Faut-il imposer un but à la nature ? Non !

Les espèces n’évoluent pas dans un quelconque but. Comme dirait Johnny : « elles évoluent …parce qu’elles changent. »

On sait que les girafes n’ont pas développé un long cou pour arriver à brouter le haut des arbres, ni que les insectes ne se mirent à fabriquer des phéromones dans le but d’attirer un partenaire sexuel. Ces fonctions sont apparues et se sont avérées supérieures en comparaison avec les alternatives précédentes, ce qui a permis à l’espèce de mieux survivre, alors que bien d’autres se sont éteintes. Au fil des générations les avantages comparatifs se perpétuent et se renforcent alors que les débilités s’atténuent et finissent par disparaitre. Aucune espèce ne sort parfaite d’un tel processus heuristique, elle est simplement la mieux, ou la moins mal, adaptée à son environnement.

Je prétends que ni les écolos ni les religions n’aiment vraiment ça.

Pour les religions, surtout pour les monothéismes, cette réaction est assez compréhensible car le dessein de leur Dieu y est mis en question. Sans s’opposer directement aux théories de l’évolution (sauf les créationnistes) elles ont de la peine à accepter ce hasard qui serait à l’origine des changements. On ne discutera pas ce problème métaphysique car il est par essence indiscutable.

Quant aux écolos ils vont protester et contester mon affirmation car en grande majorité ils acceptent la théorie darwinienne. Mais ils disjonctent entre leur reconnaissance de théories scientifiques jusqu’ici non réfutées et leurs désirs de figer la nature dans un état qui serait optimal à leurs yeux. Cette « téléologie humaine » est d’ailleurs le fonds de leur commerce.

Prenons deux exemples : pour les écolos toute réduction de l’habitat d’une espèce est une perte inconsolable, il faut donc non seulement établir des zones de conservation mais s’opposer à toute activité humaine qui pourrait restreindre l’étendue et la profondeur de la biodiversité. Un mètre carré de champ cultivé intensément ou de surface bétonnée est une atteinte grave à l’équilibre naturel auquel il faudrait aspirer. Un quelconque changement du climat est intolérable, surtout si ce sont les flatulences industrielles qui le provoqueraient alors que ce serait merveilleux si c’était pire, mais par des causes naturelles. Dans les deux cas il faut à tout prix rétablir une situation que nous les hommes aurions dégradée. Il y a une cause finale (telos) qui doit être respectée, celle d’une nature bonne en soi et équilibrée. Ce type de position est tout autant irréfutable que la révélation religieuse ; à part l’ironie rien n’y fait.

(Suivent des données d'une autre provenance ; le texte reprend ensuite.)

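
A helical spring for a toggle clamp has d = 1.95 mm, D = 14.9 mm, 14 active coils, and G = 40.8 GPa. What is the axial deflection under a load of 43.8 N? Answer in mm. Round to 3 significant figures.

k = Gd⁴/(8D³N_a) = (40.8×10³)(1.95⁴)/(8·14.9³·14) = 1.5923 N/mm
δ = F/k = 43.8 / 1.5923 = 27.508 mm

27.5 mm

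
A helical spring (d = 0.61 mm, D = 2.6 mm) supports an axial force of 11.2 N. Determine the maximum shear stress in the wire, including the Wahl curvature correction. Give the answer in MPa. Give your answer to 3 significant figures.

Spring index C = D/d = 2.6/0.61 = 4.2623
K_W = (4C−1)/(4C−4) + 0.615/C = 16.049/13.049 + 0.1443 = 1.3742
τ₀ = 8FD/(πd³) = 8·11.2·2.6/(π·0.61³) = 232.96/0.71308 = 326.69 MPa
τ_max = K·τ₀ = 1.3742 × 326.69 = 448.94 MPa

449 MPa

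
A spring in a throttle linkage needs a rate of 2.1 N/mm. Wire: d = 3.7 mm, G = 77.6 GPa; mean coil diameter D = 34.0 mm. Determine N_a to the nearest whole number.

22

N_a = Gd⁴/(8D³k) = (77.6×10³ × 3.7⁴)/(8 × 34.0³ × 2.1)
    = 1.45435e+07 / 660307 = 22.03 → 22 coils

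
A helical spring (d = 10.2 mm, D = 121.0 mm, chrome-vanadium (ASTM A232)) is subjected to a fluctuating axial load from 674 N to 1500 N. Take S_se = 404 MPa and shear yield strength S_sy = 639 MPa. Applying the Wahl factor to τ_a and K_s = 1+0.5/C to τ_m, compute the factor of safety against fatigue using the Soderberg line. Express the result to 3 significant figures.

C = D/d = 121.0/10.2 = 11.8627; K_W = (4C−1)/(4C−4)+0.615/C = 1.1209; K_s = 1+0.5/C = 1.0421
F_a = (F_max−F_min)/2 = 413 N; F_m = (F_max+F_min)/2 = 1087 N
τ_a = K_W·8F_aD/(πd³) = 1.1209 × 119.92 = 134.41 MPa
τ_m = K_s·8F_mD/(πd³) = 1.0421 × 315.61 = 328.92 MPa
Soderberg: 1/n_f = τ_a/S_se + τ_m/S_sy = 134.41/404 + 328.92/639 = 0.33270 + 0.51473 = 0.84744
n_f = 1/0.84744 = 1.18

1.18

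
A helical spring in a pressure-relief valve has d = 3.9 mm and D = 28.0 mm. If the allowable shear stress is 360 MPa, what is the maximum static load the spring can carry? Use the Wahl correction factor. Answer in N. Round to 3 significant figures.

C = D/d = 28.0/3.9 = 7.1795
K_W = (4C−1)/(4C−4) + 0.615/C = 27.718/24.718 + 0.0857 = 1.2070
τ_max = K·8FD/(πd³) → F_max = τ_allow·πd³/(8DK)
F_max = 360·π·3.9³/(8·28.0·1.2070) = 67088/270.37 = 248.13 N

248 N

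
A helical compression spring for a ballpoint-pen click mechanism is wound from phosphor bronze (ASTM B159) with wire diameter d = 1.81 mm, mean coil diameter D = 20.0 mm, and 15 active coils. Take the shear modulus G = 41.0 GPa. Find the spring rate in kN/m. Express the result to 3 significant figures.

k = Gd⁴/(8D³N_a) = (41.0×10³ × 1.81⁴) / (8 × 20.0³ × 15)
  = 440046 / 960000 = 0.45838 N/mm

0.458 kN/m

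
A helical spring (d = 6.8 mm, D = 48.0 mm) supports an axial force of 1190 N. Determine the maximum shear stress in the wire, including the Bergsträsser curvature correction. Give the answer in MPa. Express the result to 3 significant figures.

554 MPa

Spring index C = D/d = 48.0/6.8 = 7.0588
K_B = (4C+2)/(4C−3) = 30.235/25.235 = 1.1981
τ₀ = 8FD/(πd³) = 8·1190·48.0/(π·6.8³) = 456960/987.82 = 462.6 MPa
τ_max = K·τ₀ = 1.1981 × 462.6 = 554.25 MPa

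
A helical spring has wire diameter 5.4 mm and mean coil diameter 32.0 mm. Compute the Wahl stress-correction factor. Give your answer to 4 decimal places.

1.2560

C = D/d = 32.0/5.4 = 5.9259
K_W = (4C−1)/(4C−4) + 0.615/C = 22.704/19.704 + 0.1038 = 1.2560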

Les promesses des religions concernent l’au-delà, au nom duquel une morale d’ici-bas est décrétée. Les apostats n’y sont pas bien vus, peut-être tolérés mais parfois condamnés à mort s’ils persistent.

Les écolos sont encore plus exigeants : le paradis doit se faire ici et maintenant, même s’ils sont incapables de spécifier la nature à laquelle ils aspirent ; quel climat, quelle degré de diversité biologique désirent-ils ? Leur morale devient vite totalitaire car à leurs yeux ne pas accéder à leurs exigences serait un crime immédiat contre la Nature, l’humanité et les générations futures d’Homo sapiens sapiens ou de Bacillus anthracis, sans rédemption possible.

Quant à moi, sachant que je ne sais pas grand-chose et me gardant de prescrire des traitements inutiles ou nuisibles, je préfère m’émerveiller de la nature telle qu’elle est plutôt que telle qu’elle devrait être au nom d’une idéologie de zinzin.